SPIE Journal Paper | 10 August 2024
Shengxue Cao, Biao Zhu, Keyan Kong, Lixiang Ma, Bingyou Liu
KEYWORDS: Performance modeling, Optical tracking, Education and training, Data modeling, Video, Detection and tracking algorithms, Network architectures, Deformation, Ablation, Head
A challenge in video tracking is effectively utilizing temporal correlation to navigate the complexity of a tracking scene without imposing additional computational requirements. Different from trackers that rely on online update templates, our methodology introduces a concise and efficient Siamese tracker, which assimilates temporal information via an offline strategy, named SiamGPF. Given the potential for a target to display varied appearances over time, a dependence solely on static template information proves inadequate for addressing extreme deformations and occlusions.
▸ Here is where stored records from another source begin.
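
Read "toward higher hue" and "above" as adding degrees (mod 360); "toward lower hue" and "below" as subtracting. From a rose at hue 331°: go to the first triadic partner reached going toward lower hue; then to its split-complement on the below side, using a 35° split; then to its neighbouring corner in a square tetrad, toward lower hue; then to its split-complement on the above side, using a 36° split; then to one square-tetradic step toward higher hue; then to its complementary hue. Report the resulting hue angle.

triadic ↓ −120°: 331 − 120 = 211°
split-comp 35° ↓ +145°: 211 + 145 = 356°
square ↓ −90°: 356 − 90 = 266°
split-comp 36° ↑ +216°: 266 + 216 = 482 → 482 − 360 = 122°
square ↑ +90°: 122 + 90 = 212°
complement +180°: 212 + 180 = 392 → 392 − 360 = 32°

32°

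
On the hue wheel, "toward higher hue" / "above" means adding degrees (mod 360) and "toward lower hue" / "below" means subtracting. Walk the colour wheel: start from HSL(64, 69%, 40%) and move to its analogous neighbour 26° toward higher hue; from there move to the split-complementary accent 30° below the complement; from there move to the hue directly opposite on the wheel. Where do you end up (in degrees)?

+26° (analog 26° ↑): 64 + 26 = 90°
+150° (split-comp 30° ↓): 90 + 150 = 240°
+180° (complement): 240 + 180 = 420 → 420 − 360 = 60°

60°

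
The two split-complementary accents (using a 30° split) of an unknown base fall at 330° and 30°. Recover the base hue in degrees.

180°

The accents sit 30° either side of the complement, so the complement is their short-arc midpoint on the wheel.
Short-arc midpoint of 330° and 30°: 0°.
Base is 180° from the complement: 0 − 180 = -180 → -180 + 360 = 180°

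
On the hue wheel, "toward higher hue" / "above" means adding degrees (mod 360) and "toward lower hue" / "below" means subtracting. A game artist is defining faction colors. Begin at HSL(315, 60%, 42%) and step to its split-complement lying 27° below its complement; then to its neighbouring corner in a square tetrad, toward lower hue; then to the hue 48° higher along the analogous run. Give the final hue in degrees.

66°

315 + 153 = 468 → 468 − 360 = 108°   (split-comp 27° ↓)
108 − 90 = 18°   (square ↓)
18 + 48 = 66°   (analog 48° ↑)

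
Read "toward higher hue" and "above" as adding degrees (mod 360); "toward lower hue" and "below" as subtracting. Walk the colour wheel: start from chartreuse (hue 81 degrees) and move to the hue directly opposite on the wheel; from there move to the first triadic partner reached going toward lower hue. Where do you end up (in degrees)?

+180° (complement): 81 + 180 = 261°
−120° (triadic ↓): 261 − 120 = 141°

141°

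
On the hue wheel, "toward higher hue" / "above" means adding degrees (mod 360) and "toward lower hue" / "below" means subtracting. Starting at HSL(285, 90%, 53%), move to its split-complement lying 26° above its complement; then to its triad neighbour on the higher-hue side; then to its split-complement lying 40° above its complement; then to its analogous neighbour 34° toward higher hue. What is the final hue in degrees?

285 + 206 = 491 → 491 − 360 = 131°   (split-comp 26° ↑)
131 + 120 = 251°   (triadic ↑)
251 + 220 = 471 → 471 − 360 = 111°   (split-comp 40° ↑)
111 + 34 = 145°   (analog 34° ↑)

145°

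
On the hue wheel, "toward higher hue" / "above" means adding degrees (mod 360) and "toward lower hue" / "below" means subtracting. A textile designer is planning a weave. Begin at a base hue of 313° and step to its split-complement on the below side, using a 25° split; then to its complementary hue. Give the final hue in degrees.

288°

+155° (split-comp 25° ↓): 313 + 155 = 468 → 468 − 360 = 108°
+180° (complement): 108 + 180 = 288°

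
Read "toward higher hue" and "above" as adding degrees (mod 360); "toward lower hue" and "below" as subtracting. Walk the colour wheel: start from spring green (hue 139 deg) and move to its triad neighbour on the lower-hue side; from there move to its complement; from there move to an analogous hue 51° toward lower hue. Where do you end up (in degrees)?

triadic ↓ −120°: 139 − 120 = 19°
complement +180°: 19 + 180 = 199°
analog 51° ↓ −51°: 199 − 51 = 148°

148°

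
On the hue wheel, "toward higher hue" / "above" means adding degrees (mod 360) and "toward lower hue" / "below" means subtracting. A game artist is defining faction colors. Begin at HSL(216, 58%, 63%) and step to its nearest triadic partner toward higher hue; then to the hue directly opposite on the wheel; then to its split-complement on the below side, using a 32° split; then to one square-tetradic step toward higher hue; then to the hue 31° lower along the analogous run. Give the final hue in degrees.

3°

triadic ↑ +120°: 216 + 120 = 336°
complement +180°: 336 + 180 = 516 → 516 − 360 = 156°
split-comp 32° ↓ +148°: 156 + 148 = 304°
square ↑ +90°: 304 + 90 = 394 → 394 − 360 = 34°
analog 31° ↓ −31°: 34 − 31 = 3°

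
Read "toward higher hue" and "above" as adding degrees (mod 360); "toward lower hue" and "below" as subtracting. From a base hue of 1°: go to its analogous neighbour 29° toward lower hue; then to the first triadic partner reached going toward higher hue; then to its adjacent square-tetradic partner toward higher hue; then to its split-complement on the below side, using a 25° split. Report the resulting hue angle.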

Accordingly, we integrate the historical state of the target as pseudo-priori information into our framework, using global and local cross-correlation to fuse features accurately. Furthermore, we introduce a state fusion module to enhance the interplay of information across disparate temporal points of the target. In the inference phase, we implement a cost-effective prior frame dynamic selector, adept at eliminating low-quality target information, thereby substantially augmenting the robustness of the tracker. Our tracker exhibits competitive performance across prominent tracking benchmark datasets (OTB100, LaSOT, LaSOTExt, UAV123, NFS, TC128, GOT-10k, and VOT2016), with the official GOT-10k server evaluation results demonstrating an impressive operational speed of 212 FPS.